Published 25.06.2015 20:07

The government plans to assign police officers and install X-ray scanners at hospitals after a string of violent acts targeting medical staff.

Doctors and nurses frequently face attacks by angry relatives and friends of patients. In May, a doctor was shot dead at the hospital he worked at in the northern Turkish city of Samsun.

According to statistics, more than 31,000 acts of violence were reported against medical staff between 2012 and 2015. Doctors suffered most from the violence with the majority of incidents being verbal assaults, while 14,250 incidents involved physical violence. Moreover, four doctors have been killed at hospitals in the past 10 years.

Security at hospitals is provided by private security guards who are mostly inefficient in tackling the violence and do not have weapons. The Health Ministry is now in talks with the Interior Ministry to deploy police officers at hospitals.

Another major measure considered for hospital security is the installation of X-ray scanners, as visitors can freely enter the premises without being searched for guns. It is not clear how the scanners would be used in emergency rooms, but the ministry may mull limiting access to them.

Labor unions representing medical personnel have proposed a radical measure to tackle the violence to deter the perpetrators from attacking hospitals. They called for the implementation of new regulations that would ban those involved in acts of violence toward medical staff from social security benefits for six months.

The move to replace private guards with police officers is part of the government's plans to abolish private security in other public institutions, including courthouses.

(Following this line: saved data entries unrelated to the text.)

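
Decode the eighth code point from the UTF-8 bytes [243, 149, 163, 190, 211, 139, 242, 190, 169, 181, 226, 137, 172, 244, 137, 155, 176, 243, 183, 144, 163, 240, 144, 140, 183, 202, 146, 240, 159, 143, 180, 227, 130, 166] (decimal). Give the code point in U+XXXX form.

U+0292

Offset 0: leading byte 0xF3 = 11110011 → 4-byte char #1 = F3 95 A3 BE.
Offset 4: leading byte 0xD3 = 11010011 → 2-byte char #2 = D3 8B.
Offset 6: leading byte 0xF2 = 11110010 → 4-byte char #3 = F2 BE A9 B5.
Offset 10: leading byte 0xE2 = 11100010 → 3-byte char #4 = E2 89 AC.
Offset 13: leading byte 0xF4 = 11110100 → 4-byte char #5 = F4 89 9B B0.
Offset 17: leading byte 0xF3 = 11110011 → 4-byte char #6 = F3 B7 90 A3.
Offset 21: leading byte 0xF0 = 11110000 → 4-byte char #7 = F0 90 8C B7.
Offset 25: leading byte 0xCA = 11001010 → 2-byte char #8 = CA 92.
Leading byte 0xCA = 11001010 matches 110xxxxx → 2-byte sequence.
Byte 1: 0xCA = 11001010, payload 01010 (5 bits).
Byte 2: 0x92 = 10010010 (10xxxxxx ✓), payload 010010.
Concatenate: 01010010010 = 0x292 (11 bits → U+0292).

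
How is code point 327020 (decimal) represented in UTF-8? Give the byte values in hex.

U+4FD6C = 0x4FD6C = 327020 decimal. In range U+10000–U+10FFFF → 4-byte form: 11110xxx 10xxxxxx 10xxxxxx 10xxxxxx.
Binary (21 bits): 001001111110101101100.
Split 3+6+6+6: 001 | 001111 | 110101 | 101100.
Byte 1: 11110001 = 0xF1.
Byte 2: 10001111 = 0x8F.
Byte 3: 10110101 = 0xB5.
Byte 4: 10101100 = 0xAC.

F1 8F B5 AC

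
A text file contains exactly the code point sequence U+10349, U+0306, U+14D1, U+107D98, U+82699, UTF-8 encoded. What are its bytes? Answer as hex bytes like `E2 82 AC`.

F0 90 8D 89 CC 86 E1 93 91 F4 87 B6 98 F2 82 9A 99

U+10349: 4-byte form → F0 90 8D 89.
U+0306: 2-byte form → CC 86.
U+14D1: 3-byte form → E1 93 91.
U+107D98: 4-byte form → F4 87 B6 98.
U+82699: 4-byte form → F2 82 9A 99.
Concatenated (17 bytes): F0 90 8D 89 CC 86 E1 93 91 F4 87 B6 98 F2 82 9A 99.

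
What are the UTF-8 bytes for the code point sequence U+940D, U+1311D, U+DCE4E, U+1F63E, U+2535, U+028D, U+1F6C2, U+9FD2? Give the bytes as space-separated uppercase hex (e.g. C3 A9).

U+940D: 3-byte form → E9 90 8D.
U+1311D: 4-byte form → F0 93 84 9D.
U+DCE4E: 4-byte form → F3 9C B9 8E.
U+1F63E: 4-byte form → F0 9F 98 BE.
U+2535: 3-byte form → E2 94 B5.
U+028D: 2-byte form → CA 8D.
U+1F6C2: 4-byte form → F0 9F 9B 82.
U+9FD2: 3-byte form → E9 BF 92.
Concatenated (27 bytes): E9 90 8D F0 93 84 9D F3 9C B9 8E F0 9F 98 BE E2 94 B5 CA 8D F0 9F 9B 82 E9 BF 92.

E9 90 8D F0 93 84 9D F3 9C B9 8E F0 9F 98 BE E2 94 B5 CA 8D F0 9F 9B 82 E9 BF 92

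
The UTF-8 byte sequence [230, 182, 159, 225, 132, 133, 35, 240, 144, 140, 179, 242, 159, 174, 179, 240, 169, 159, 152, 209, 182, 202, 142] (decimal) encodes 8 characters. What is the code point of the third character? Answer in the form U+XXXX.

U+0023

Offset 0: leading byte 0xE6 = 11100110 → 3-byte char #1 = E6 B6 9F.
Offset 3: leading byte 0xE1 = 11100001 → 3-byte char #2 = E1 84 85.
Offset 6: leading byte 0x23 = 00100011 → 1-byte char #3 = 23.
Leading byte 0x23 = 00100011 matches 0xxxxxxx → 1-byte sequence.
Byte 1: 0x23 = 00100011, payload 0100011 (7 bits).
Concatenate: 0100011 = 0x23 (7 bits → U+0023).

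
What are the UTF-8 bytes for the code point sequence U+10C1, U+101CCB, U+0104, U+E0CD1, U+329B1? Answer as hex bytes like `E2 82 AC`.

U+10C1: 3-byte form → E1 83 81.
U+101CCB: 4-byte form → F4 81 B3 8B.
U+0104: 2-byte form → C4 84.
U+E0CD1: 4-byte form → F3 A0 B3 91.
U+329B1: 4-byte form → F0 B2 A6 B1.
Concatenated (17 bytes): E1 83 81 F4 81 B3 8B C4 84 F3 A0 B3 91 F0 B2 A6 B1.

E1 83 81 F4 81 B3 8B C4 84 F3 A0 B3 91 F0 B2 A6 B1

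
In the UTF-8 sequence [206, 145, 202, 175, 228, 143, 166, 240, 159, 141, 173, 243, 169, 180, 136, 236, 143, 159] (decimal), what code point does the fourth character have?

Offset 0: leading byte 0xCE = 11001110 → 2-byte char #1 = CE 91.
Offset 2: leading byte 0xCA = 11001010 → 2-byte char #2 = CA AF.
Offset 4: leading byte 0xE4 = 11100100 → 3-byte char #3 = E4 8F A6.
Offset 7: leading byte 0xF0 = 11110000 → 4-byte char #4 = F0 9F 8D AD.
Leading byte 0xF0 = 11110000 matches 11110xxx → 4-byte sequence.
Byte 1: 0xF0 = 11110000, payload 000 (3 bits).
Byte 2: 0x9F = 10011111 (10xxxxxx ✓), payload 011111.
Byte 3: 0x8D = 10001101 (10xxxxxx ✓), payload 001101.
Byte 4: 0xAD = 10101101 (10xxxxxx ✓), payload 101101.
Concatenate: 000011111001101101101 = 0x1F36D (21 bits → U+1F36D).

U+1F36D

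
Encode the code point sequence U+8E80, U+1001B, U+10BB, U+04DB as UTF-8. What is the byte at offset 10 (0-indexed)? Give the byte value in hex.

0xD3

U+8E80 → 3-byte form E8 BA 80 at offsets 0–2.
U+1001B → 4-byte form F0 90 80 9B at offsets 3–6.
U+10BB → 3-byte form E1 82 BB at offsets 7–9.
U+04DB → 2-byte form D3 9B at offsets 10–11.
Offset 10 falls in char 4's range; it's byte 1 of D3 9B = 0xD3.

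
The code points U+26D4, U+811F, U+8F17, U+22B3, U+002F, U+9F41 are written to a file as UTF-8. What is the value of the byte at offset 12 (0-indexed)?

U+26D4 → 3-byte form E2 9B 94 at offsets 0–2.
U+811F → 3-byte form E8 84 9F at offsets 3–5.
U+8F17 → 3-byte form E8 BC 97 at offsets 6–8.
U+22B3 → 3-byte form E2 8A B3 at offsets 9–11.
U+002F → 1-byte form 2F at offsets 12–12.
Offset 12 falls in char 5's range; it's byte 1 of 2F = 0x2F.

0x2F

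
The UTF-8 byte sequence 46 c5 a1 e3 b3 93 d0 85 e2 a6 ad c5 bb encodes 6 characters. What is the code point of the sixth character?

Offset 0: leading byte 0x46 = 01000110 → 1-byte char #1 = 46.
Offset 1: leading byte 0xC5 = 11000101 → 2-byte char #2 = C5 A1.
Offset 3: leading byte 0xE3 = 11100011 → 3-byte char #3 = E3 B3 93.
Offset 6: leading byte 0xD0 = 11010000 → 2-byte char #4 = D0 85.
Offset 8: leading byte 0xE2 = 11100010 → 3-byte char #5 = E2 A6 AD.
Offset 11: leading byte 0xC5 = 11000101 → 2-byte char #6 = C5 BB.
Leading byte 0xC5 = 11000101 matches 110xxxxx → 2-byte sequence.
Byte 1: 0xC5 = 11000101, payload 00101 (5 bits).
Byte 2: 0xBB = 10111011 (10xxxxxx ✓), payload 111011.
Concatenate: 00101111011 = 0x17B (11 bits → U+017B).

U+017B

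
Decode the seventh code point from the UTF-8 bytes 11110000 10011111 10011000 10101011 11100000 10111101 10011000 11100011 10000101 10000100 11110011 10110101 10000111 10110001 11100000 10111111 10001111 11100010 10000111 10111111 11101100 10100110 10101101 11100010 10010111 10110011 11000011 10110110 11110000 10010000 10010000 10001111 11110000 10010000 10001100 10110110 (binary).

Offset 0: leading byte 0xF0 = 11110000 → 4-byte char #1 = F0 9F 98 AB.
Offset 4: leading byte 0xE0 = 11100000 → 3-byte char #2 = E0 BD 98.
Offset 7: leading byte 0xE3 = 11100011 → 3-byte char #3 = E3 85 84.
Offset 10: leading byte 0xF3 = 11110011 → 4-byte char #4 = F3 B5 87 B1.
Offset 14: leading byte 0xE0 = 11100000 → 3-byte char #5 = E0 BF 8F.
Offset 17: leading byte 0xE2 = 11100010 → 3-byte char #6 = E2 87 BF.
Offset 20: leading byte 0xEC = 11101100 → 3-byte char #7 = EC A6 AD.
Leading byte 0xEC = 11101100 matches 1110xxxx → 3-byte sequence.
Byte 1: 0xEC = 11101100, payload 1100 (4 bits).
Byte 2: 0xA6 = 10100110 (10xxxxxx ✓), payload 100110.
Byte 3: 0xAD = 10101101 (10xxxxxx ✓), payload 101101.
Concatenate: 1100100110101101 = 0xC9AD (16 bits → U+C9AD).

U+C9AD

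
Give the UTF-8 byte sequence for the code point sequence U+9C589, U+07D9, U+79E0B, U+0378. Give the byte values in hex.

U+9C589: 4-byte form → F2 9C 96 89.
U+07D9: 2-byte form → DF 99.
U+79E0B: 4-byte form → F1 B9 B8 8B.
U+0378: 2-byte form → CD B8.
Concatenated (12 bytes): F2 9C 96 89 DF 99 F1 B9 B8 8B CD B8.

F2 9C 96 89 DF 99 F1 B9 B8 8B CD B8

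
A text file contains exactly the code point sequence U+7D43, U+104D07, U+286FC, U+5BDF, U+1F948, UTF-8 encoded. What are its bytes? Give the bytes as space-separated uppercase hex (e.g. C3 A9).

E7 B5 83 F4 84 B4 87 F0 A8 9B BC E5 AF 9F F0 9F A5 88

U+7D43: 3-byte form → E7 B5 83.
U+104D07: 4-byte form → F4 84 B4 87.
U+286FC: 4-byte form → F0 A8 9B BC.
U+5BDF: 3-byte form → E5 AF 9F.
U+1F948: 4-byte form → F0 9F A5 88.
Concatenated (18 bytes): E7 B5 83 F4 84 B4 87 F0 A8 9B BC E5 AF 9F F0 9F A5 88.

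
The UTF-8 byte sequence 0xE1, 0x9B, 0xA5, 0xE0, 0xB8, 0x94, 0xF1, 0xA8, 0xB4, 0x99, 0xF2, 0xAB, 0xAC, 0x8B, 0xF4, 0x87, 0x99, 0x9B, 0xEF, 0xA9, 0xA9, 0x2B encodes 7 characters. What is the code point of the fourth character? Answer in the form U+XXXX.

Offset 0: leading byte 0xE1 = 11100001 → 3-byte char #1 = E1 9B A5.
Offset 3: leading byte 0xE0 = 11100000 → 3-byte char #2 = E0 B8 94.
Offset 6: leading byte 0xF1 = 11110001 → 4-byte char #3 = F1 A8 B4 99.
Offset 10: leading byte 0xF2 = 11110010 → 4-byte char #4 = F2 AB AC 8B.
Leading byte 0xF2 = 11110010 matches 11110xxx → 4-byte sequence.
Byte 1: 0xF2 = 11110010, payload 010 (3 bits).
Byte 2: 0xAB = 10101011 (10xxxxxx ✓), payload 101011.
Byte 3: 0xAC = 10101100 (10xxxxxx ✓), payload 101100.
Byte 4: 0x8B = 10001011 (10xxxxxx ✓), payload 001011.
Concatenate: 010101011101100001011 = 0xABB0B (21 bits → U+ABB0B).

U+ABB0B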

Private guards are not as skilled as police or soldiers due to limited training, raising concerns about their ability to respond to acts of violence in their area of responsibility. Guards have come under fire for past incidents, especially regarding their efforts to tackle violence, including armed brawls at a courthouse, violence targeting doctors at hospitals, violence between fans in stadiums and clashes between students at universities.